Pendant les trois dernières décennies, le sort du Haut-Karabakh, et la confrontation entre Bakou et Erevan, dépendaient du bon vouloir de Moscou. Aujourd’hui, cette période est révolue. La Russie a désormais une marge de manœuvre étroite dans le Caucase. Elle réaffirme sa « neutralité » dans le conflit et ne veut donner aucun gage ni à l’un ni à l’autre Etat, par crainte de dévaloriser une relation économique et stratégique forte avec Bakou. Elle n’a pas soutenu son allié faible, l’Arménie, et n’a pas empêché son allié fort, l’Azerbaïdjan. Elle ne pouvait pas non plus désavouer l’engagement de la puissante Turquie derrière l’Azerbaïdjan et contre l’Arménie. Elle s’est ligotée dans une position de non-action. Seul le rôle de médiateur dans un conflit insoluble lui est revenu, faute d’autre volontaire pour endosser cette responsabilité ingrate.
Le Kremlin doit prendre en compte les intérêts d’une Turquie puissante et sans scrupules. La capacité d’Erdogan à intervenir est une mauvaise nouvelle pour les nations du Caucase et, au-delà, pour toute la région, la Russie, et les pays européens. La Turquie, membre de l’OTAN, a clairement décidé de faire cavalier seul et de se détourner de l’Union Européenne ainsi que des principes, méthodes et missions de l’Alliance Atlantique. Elle mène ses propres opérations en Syrie et Libye. Avec la guerre du Haut-Karabakh, elle a gagné en influence dans le Caucase méridional et au Moyen Orient. Elle s’emploie à renforcer sa position en Géorgie, à laquelle elle fournit des armes.
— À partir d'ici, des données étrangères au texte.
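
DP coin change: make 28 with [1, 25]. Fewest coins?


dp[0]=0; dp[i]=1+min(dp[i-c] for c in coins)
...dp[23]=23, dp[24]=24, dp[25]=1, dp[26]=2, dp[27]=3, dp[28]=4
Minimum coins for 28 = 4


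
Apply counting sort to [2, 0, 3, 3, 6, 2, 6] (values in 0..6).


Count array: [1, 0, 2, 2, 0, 0, 2]
Reconstruct: [0, 2, 2, 3, 3, 6, 6]


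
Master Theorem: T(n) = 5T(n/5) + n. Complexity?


a=5, b=5, c=1. log_5(5)=1 = c=1. Case 2: O(n^c log n) = O(n log n)
Complexity: O(n log n)


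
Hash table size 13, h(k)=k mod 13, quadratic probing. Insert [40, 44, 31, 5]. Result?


Insertions: 40->slot 1; 44->slot 5; 31->slot 6; 5->slot 9
Table: [None, 40, None, None, None, 44, 31, None, None, 5, None, None, None]


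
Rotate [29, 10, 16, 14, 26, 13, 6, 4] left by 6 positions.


Left rotate by 6: [6, 4, 29, 10, 16, 14, 26, 13]


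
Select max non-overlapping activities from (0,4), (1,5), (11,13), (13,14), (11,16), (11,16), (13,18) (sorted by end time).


Greedy: pick earliest-ending, then skip overlaps.
Selected (3 activities): [(0, 4), (11, 13), (13, 14)]


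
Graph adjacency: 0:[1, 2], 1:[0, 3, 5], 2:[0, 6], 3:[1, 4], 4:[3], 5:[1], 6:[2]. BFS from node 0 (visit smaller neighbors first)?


BFS queue: start with [0]
Visit order: [0, 1, 2, 3, 5, 6, 4]


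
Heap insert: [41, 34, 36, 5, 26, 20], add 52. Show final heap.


Append 52: [41, 34, 36, 5, 26, 20, 52]
Bubble up: swap idx 6(52) with idx 2(36); swap idx 2(52) with idx 0(41)
Result: [52, 34, 41, 5, 26, 20, 36]


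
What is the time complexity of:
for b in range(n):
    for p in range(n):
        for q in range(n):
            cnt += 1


Per nesting level: O(n) * O(n) * O(n) = O(n^3)
Complexity: O(n^3)


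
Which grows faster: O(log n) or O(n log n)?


logarithmic grows slower than linearithmic
O(log n) is asymptotically smaller; O(n log n) grows faster


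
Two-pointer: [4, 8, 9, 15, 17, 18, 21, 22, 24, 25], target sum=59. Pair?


Two pointers: lo=0, hi=9
No pair sums to 59


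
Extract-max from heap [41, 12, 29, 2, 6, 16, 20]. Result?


Max = 41
Replace root with last, heapify down
Resulting heap: [29, 12, 20, 2, 6, 16]


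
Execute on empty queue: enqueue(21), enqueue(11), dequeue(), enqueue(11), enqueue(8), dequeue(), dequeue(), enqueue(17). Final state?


enqueue(21) -> [21]
enqueue(11) -> [21, 11]
dequeue() returns 21 -> [11]
enqueue(11) -> [11, 11]
enqueue(8) -> [11, 11, 8]
dequeue() returns 11 -> [11, 8]
dequeue() returns 11 -> [8]
enqueue(17) -> [8, 17]
Final queue (front to back): [8, 17]


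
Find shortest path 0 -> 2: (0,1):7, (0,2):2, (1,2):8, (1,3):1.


Dijkstra from 0:
Distances: {0: 0, 1: 7, 2: 2, 3: 8}
Shortest distance to 2 = 2, path = [0, 2]


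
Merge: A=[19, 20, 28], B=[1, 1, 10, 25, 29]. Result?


Compare heads, take smaller each step.
Merged: [1, 1, 10, 19, 20, 25, 28, 29]


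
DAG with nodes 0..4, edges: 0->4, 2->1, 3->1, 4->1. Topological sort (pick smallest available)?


Kahn's algorithm, process smallest node first
Order: [0, 2, 3, 4, 1]


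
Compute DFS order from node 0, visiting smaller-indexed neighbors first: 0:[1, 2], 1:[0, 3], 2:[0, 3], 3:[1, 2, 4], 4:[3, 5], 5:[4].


DFS stack-based: start with [0]
Visit order: [0, 1, 3, 2, 4, 5]


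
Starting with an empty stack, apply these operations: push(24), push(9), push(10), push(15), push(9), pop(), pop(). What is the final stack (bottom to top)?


push(24) -> [24]
push(9) -> [24, 9]
push(10) -> [24, 9, 10]
push(15) -> [24, 9, 10, 15]
push(9) -> [24, 9, 10, 15, 9]
pop() returns 9 -> [24, 9, 10, 15]
pop() returns 15 -> [24, 9, 10]
Final stack (bottom to top): [24, 9, 10]


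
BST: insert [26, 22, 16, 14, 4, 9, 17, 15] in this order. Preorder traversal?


Root = 26; build tree by BST insertion.
Preorder traversal: [26, 22, 16, 14, 4, 9, 15, 17]


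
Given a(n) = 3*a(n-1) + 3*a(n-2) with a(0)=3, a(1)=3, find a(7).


Build bottom-up:
...a(5)=918, a(6)=3483, a(7)=3*3483+3*918=13203


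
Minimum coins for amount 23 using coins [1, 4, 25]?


dp[0]=0; dp[i]=1+min(dp[i-c] for c in coins)
...dp[18]=6, dp[19]=7, dp[20]=5, dp[21]=6, dp[22]=7, dp[23]=8
Minimum coins for 23 = 8


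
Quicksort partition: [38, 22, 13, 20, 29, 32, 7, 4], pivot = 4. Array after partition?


Elements <= 4 go left of pivot.
Result: [4, 22, 13, 20, 29, 32, 7, 38], pivot at index 0


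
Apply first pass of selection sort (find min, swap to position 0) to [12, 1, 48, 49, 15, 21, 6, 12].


After one pass: [1, 12, 48, 49, 15, 21, 6, 12]


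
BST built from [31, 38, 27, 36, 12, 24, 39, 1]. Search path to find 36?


BST root = 31
Search for 36: compare at each node
Path: [31, 38, 36]


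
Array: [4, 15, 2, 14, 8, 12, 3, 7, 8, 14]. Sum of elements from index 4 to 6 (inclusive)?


Prefix sums: [0, 4, 19, 21, 35, 43, 55, 58, 65, 73, 87]
Sum[4..6] = prefix[7] - prefix[4] = 58 - 35 = 23


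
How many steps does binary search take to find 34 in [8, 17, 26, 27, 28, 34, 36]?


Search for 34:
[0,6] mid=3 arr[3]=27
[4,6] mid=5 arr[5]=34
Total: 2 comparisons


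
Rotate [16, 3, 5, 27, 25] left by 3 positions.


Left rotate by 3: [27, 25, 16, 3, 5]


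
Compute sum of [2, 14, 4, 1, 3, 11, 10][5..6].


Prefix sums: [0, 2, 16, 20, 21, 24, 35, 45]
Sum[5..6] = prefix[7] - prefix[5] = 45 - 24 = 21


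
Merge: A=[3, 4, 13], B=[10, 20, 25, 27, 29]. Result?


Compare heads, take smaller each step.
Merged: [3, 4, 10, 13, 20, 25, 27, 29]


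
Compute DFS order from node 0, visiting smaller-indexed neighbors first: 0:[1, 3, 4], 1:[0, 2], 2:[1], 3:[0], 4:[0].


DFS stack-based: start with [0]
Visit order: [0, 1, 2, 3, 4]


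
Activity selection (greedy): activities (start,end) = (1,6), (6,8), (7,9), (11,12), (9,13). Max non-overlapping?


Greedy: pick earliest-ending, then skip overlaps.
Selected (3 activities): [(1, 6), (6, 8), (11, 12)]


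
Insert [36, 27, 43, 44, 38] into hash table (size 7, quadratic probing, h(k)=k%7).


Insertions: 36->slot 1; 27->slot 6; 43->slot 2; 44->slot 3; 38->slot 4
Table: [None, 36, 43, 44, 38, None, 27]


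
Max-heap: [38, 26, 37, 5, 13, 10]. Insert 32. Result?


Append 32: [38, 26, 37, 5, 13, 10, 32]
Bubble up: no swaps needed
Result: [38, 26, 37, 5, 13, 10, 32]


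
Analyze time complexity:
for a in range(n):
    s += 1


Per nesting level: O(n) = O(n)
Complexity: O(n)


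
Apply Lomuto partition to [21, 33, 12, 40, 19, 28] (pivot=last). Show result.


Elements <= 28 go left of pivot.
Result: [21, 12, 19, 28, 33, 40], pivot at index 3


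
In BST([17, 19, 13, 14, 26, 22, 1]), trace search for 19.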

Pour Moscou, la Turquie et l’Iran sont deux redoutables « amis », et alliés ad hoc, de plus en plus difficiles à gérer.
Le mythe de la Russie protectrice des chrétiens d’Orient, tout comme le mythe de Poutine garant de la sécurité du Caucase, contre l’Islam, le terrorisme et les ambitions grand-turques, sont bien morts. L’armée russe n’avait-elle pas attaqué la Géorgie, peuplée très majoritairement de chrétiens (Abkhazes et Ossètes inclus), en août 2008 ?
Décidément, Vladimir Poutine et son armée ne cherchent pas à regagner un pré carré, ou reconquérir l’empire du passé, mais à figer les anciennes républiques soviétiques dans un état de souveraineté faible et de dépendance économique. A part pour l’Arménie, cette tactique du « spoiler » échoue. L’Ukraine, la Géorgie, la Moldavie, bientôt la Biélorussie, avancent dans leur rapprochement avec l’Union européenne et s’éloignent de la sphère russe, en dépit des territoires gelés et des menaces de représailles.
Le Kremlin reste prisonnier d’une conception dépassée de la domination et de l’influence. Il se positionne, au mieux, en puissance régionale, en concurrence avec d’autres puissances régionales. Il tente de défendre ses acquis par des formes variées d’ingérence : désinformation, subversion, réseaux politiques et d’affaires, monopole énergétique, et intervention militaire dans le cas de l’Ukraine. Contrôler un autre Etat implique de gouverner la population de cet Etat. C’est un défi impossible pour une Russie en déclin démographique, économique et politique, qui n’en a plus ni les moyens, ni la volonté.